Four years ago, my son, Jonathan O'Connor, signed up to attend the Navy Junior Reserve Officers' Training Corps program at Dunedin High School. It has been the most rewarding experience to date of his young life. He will graduate in June, along with the remainder of his class and, of course, with the other senior cadets in his NJROTC class.
He has had the experience of learning, not just about the Navy and its resources, but possibly even more important in today's world, about self-discipline. This has been the single highest quality each student could learn. He got the opportunity to travel to Norfolk, Va., and Washington, D.C., to board ships and submarines, to compete against other cadets in ROTC programs, and to take part in academic teams, sports, rifle marksmanship and drill team exhibitions, plus so much more.
The pride and leadership demonstrated in Dunedin High School NJROTC program will become a legend to each cadet. Its graduates will continue their stories long after the sparks of graduating have dulled.
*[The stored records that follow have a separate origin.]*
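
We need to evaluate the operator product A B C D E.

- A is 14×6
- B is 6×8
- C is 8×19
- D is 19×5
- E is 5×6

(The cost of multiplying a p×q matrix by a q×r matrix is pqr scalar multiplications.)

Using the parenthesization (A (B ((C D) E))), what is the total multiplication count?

1792

(C D): 8×19 by 19×5 → 8×5, cost 8·19·5 = 760
((C D) E): 8×5 by 5×6 → 8×6, cost 8·5·6 = 240; cumulative 1000
(B ((C D) E)): 6×8 by 8×6 → 6×6, cost 6·8·6 = 288; cumulative 1288
(A (B ((C D) E))): 14×6 by 6×6 → 14×6, cost 14·6·6 = 504; cumulative 1792
Total: 1792 scalar multiplications.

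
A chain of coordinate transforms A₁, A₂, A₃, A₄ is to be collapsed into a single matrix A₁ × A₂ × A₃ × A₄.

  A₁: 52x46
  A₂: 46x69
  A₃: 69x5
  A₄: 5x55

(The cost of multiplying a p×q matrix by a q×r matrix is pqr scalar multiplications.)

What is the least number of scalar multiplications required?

42130

Adjacent pairs: A₁A₂ = 52·46·69 = 165048; A₂A₃ = 46·69·5 = 15870; A₃A₄ = 69·5·55 = 18975.
Length 3: A₁..A₃: k=1: 0+15870+52·46·5=27830; k=2: 165048+0+52·69·5=182988 → min 27830 | A₂..A₄: k=2: 0+18975+46·69·55=193545; k=3: 15870+0+46·5·55=28520 → min 28520.
Length 4: A₁..A₄: k=1: 0+28520+52·46·55=160080; k=2: 165048+18975+52·69·55=381363; k=3: 27830+0+52·5·55=42130 → min 42130.
Optimal order: ((A₁ × (A₂ × A₃)) × A₄) with cost 42130.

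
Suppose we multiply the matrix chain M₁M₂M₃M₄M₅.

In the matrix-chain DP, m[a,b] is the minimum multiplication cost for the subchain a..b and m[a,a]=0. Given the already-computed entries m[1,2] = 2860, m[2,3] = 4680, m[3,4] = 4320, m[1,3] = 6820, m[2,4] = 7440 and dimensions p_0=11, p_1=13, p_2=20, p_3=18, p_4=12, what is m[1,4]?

m[1,4] = min over k∈[1,3] of m[1,k]+m[k+1,4]+p_{0}·p_k·p_{4}.
k=1: 0 + 7440 + 11·13·12 = 9156; k=2: 2860 + 4320 + 11·20·12 = 9820; k=3: 6820 + 0 + 11·18·12 = 9196.
Minimum: 9156 at k=1.

9156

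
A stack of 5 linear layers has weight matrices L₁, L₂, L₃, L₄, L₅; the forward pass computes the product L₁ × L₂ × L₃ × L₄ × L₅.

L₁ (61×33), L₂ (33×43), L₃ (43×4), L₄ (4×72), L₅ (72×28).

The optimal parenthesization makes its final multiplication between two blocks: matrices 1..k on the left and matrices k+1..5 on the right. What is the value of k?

3

Adjacent pairs: L₁L₂ = 61·33·43 = 86559; L₂L₃ = 33·43·4 = 5676; L₃L₄ = 43·4·72 = 12384; L₄L₅ = 4·72·28 = 8064.
Length 3: L₁..L₃: k=1: 0+5676+61·33·4=13728; k=2: 86559+0+61·43·4=97051 → min 13728 | L₂..L₄: k=2: 0+12384+33·43·72=114552; k=3: 5676+0+33·4·72=15180 → min 15180 | L₃..L₅: k=3: 0+8064+43·4·28=12880; k=4: 12384+0+43·72·28=99072 → min 12880.
Length 4: L₁..L₄: k=1: 0+15180+61·33·72=160116; k=2: 86559+12384+61·43·72=287799; k=3: 13728+0+61·4·72=31296 → min 31296 | L₂..L₅: k=2: 0+12880+33·43·28=52612; k=3: 5676+8064+33·4·28=17436; k=4: 15180+0+33·72·28=81708 → min 17436.
Top-level splits: k=1: (L₁..L₁)·(L₂..L₅) → 0+17436+61·33·28 = 73800; k=2: (L₁..L₂)·(L₃..L₅) → 86559+12880+61·43·28 = 172883; k=3: (L₁..L₃)·(L₄..L₅) → 13728+8064+61·4·28 = 28624; k=4: (L₁..L₄)·(L₅..L₅) → 31296+0+61·72·28 = 154272.
Best split is after L₃, i.e. k = 3.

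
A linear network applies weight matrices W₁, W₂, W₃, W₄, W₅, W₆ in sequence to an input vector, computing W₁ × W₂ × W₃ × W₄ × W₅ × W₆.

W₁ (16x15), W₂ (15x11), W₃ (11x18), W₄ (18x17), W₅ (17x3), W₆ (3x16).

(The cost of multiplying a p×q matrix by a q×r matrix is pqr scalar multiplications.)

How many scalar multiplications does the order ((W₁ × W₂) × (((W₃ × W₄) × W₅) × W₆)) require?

9911

(W₁ × W₂): 16×15 by 15×11 → 16×11, cost 16·15·11 = 2640
(W₃ × W₄): 11×18 by 18×17 → 11×17, cost 11·18·17 = 3366
((W₃ × W₄) × W₅): 11×17 by 17×3 → 11×3, cost 11·17·3 = 561; cumulative 3927
(((W₃ × W₄) × W₅) × W₆): 11×3 by 3×16 → 11×16, cost 11·3·16 = 528; cumulative 4455
((W₁ × W₂) × (((W₃ × W₄) × W₅) × W₆)): 16×11 by 11×16 → 16×16, cost 16·11·16 = 2816; cumulative 9911
Total: 9911 scalar multiplications.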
Judy Thompson, Palm Harbor
Clearwater study doesn't settle dispute over pay
The Oct. 24 article Clearwater unions picket over stalled contract talks paraphrased me as saying that the city's market study was flawed. It is a relatively accurate study. The only problem is that the city looked at fire departments that work as much as eight hours a week less than we do to make its comparison. We used the city's study and its numbers to compute hourly wages for the Clearwater firefighters in relation to other departments.
Based on an hourly rate, we are approximately 5 percent underpaid by their market study!
In the Oct. 3 article, the city stated, "Even if firefighters don't receive a cost-of-living increase, they will be eligible for merit increases." Not true. Only 39 percent of the firefighters will be eligible for any actual pay increase versus 61 percent for Clearwater police who just got a 13 percent pay raise.
Thanks for the study, Clearwater. Now, show me the money!
Fire Fighters Association
Firefighters' quick action
reassures condo residents
Recently, an alert condominium resident was awakened around midnight by a loud noise. Upon checking out the cause, the resident saw smoke pouring from one of the apartments. A call was made to the Clearwater Fire Department and residents of Waverly Towers condominium were told of the first-floor fire.
A total of 18 firetrucks soon surrounded the building. Help also came from the Largo and Dunedin fire departments, as well as the Clearwater Police Department. Even though damage from the fire and smoke was extensive in our four-story condominium, it would have been worse without the immediate and concentrated effort.
It is comforting to be aware of the concern and efforts manifested by those people coming to our aid and staying until the early hours of the morning. They made sure it was safe for residents to re-enter the building. Many thanks from all of us here at Waverly Towers.
Enna F. Chester, president,
Waverly Towers Association
A round of applause for
talented trio's concert
To all you folks who didn't attend the free concert at Dunedin Library, you missed a wonderful evening. It was a gift by the Lied Trio. These kids do a fantastic job and we loved every minute of the performance.
All too often we hear about the bad teenagers, but we never hear much about the good teenagers. These are great teenagers and I'm so glad I got to hear and meet them. Thank you Josh, Adam and Julie. I hope to hear more of your work.
Winnie Langkop, Clearwater
Lunch funds need to be
refilled by borrowers
This letter is written in response to the other letters about the child who lost her lunch money.
It is our _ the parents' _ fault. There is a fund at these schools for such mishaps. As usual, we write about the lack of this and that, but we are supposed to repay the loan of money to your child. But instead, we complain of lack of service when we don't do what is right. These are our children and we are responsible for them.
Let's do what is right and repay the lost or forgotten lunch money. Then this problem would not happen.